Длинноволосые мотоюнцы избрали Эдди своим кумиром. Его имя украшало куртки, шлемы, номерные знаки. Эдди научил их такому трюку: на полном ходу с машины сбрасывается подкидная доска, и мотогонщики, оттолкнувшись от трамплина, перелетают через встречные машины, орут, воют, улюлюкают: "Эдди!.. Эдди!.. Э-ди-ди-и!"
Полиция штрафовала и разгоняла компанию. Парни ненадолго затихали - усовершенствовали в нашем гараже автомобиль или придумывали новые трюки.

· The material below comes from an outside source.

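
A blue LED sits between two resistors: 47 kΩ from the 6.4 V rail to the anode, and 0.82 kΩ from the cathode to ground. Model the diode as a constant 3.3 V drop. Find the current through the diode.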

Меня предупредили в управлении, что при первом же дорожном происшествии будет начато официальное дело.
Я провел с сыном серьезный разговор.
– Аварии не будет, - сказал Эдди. - Каждый, кто допустит промашку, отчисляется. Такой уговор.
– Он может быть отчислен навсегда.
– Может.
– Но зачем вам это?
– Понимаешь, отец, не могу примириться с тем, что я инвалид. Я живой человек, привык к скоростной жизни… Впрочем, ты не сумеешь влезть в мою шкуру.
– Скидывай - влезу.
– Поздно. Моя чересчур дырявая.
– Но ведь какого-нибудь интеллигента может хватить удар, когда вы летите над ним… Он подумает, что уже на том свете…
Эдди рассмеялся:
– Уверяю тебя, наша эквилибристика пугает меньше, чем повышение цен, угрозы политиканов и твое телевидение.
– Не заходи далеко, Эдди, - предупредил я.
– Я сказал: аварии не будет, - упрямо повторил сын, и глаза его стали грустными. - Как выяснилось, отец, жизнь дорогая штука. Иногда стоит больше миллиона.
Я положил ладонь на его горячий лоб.
– Кто как оценит, Эдди. Иногда дают всего сто тысяч.
И рассказал о человеке по имени Крафт, получившем сто тысяч за одну минуту.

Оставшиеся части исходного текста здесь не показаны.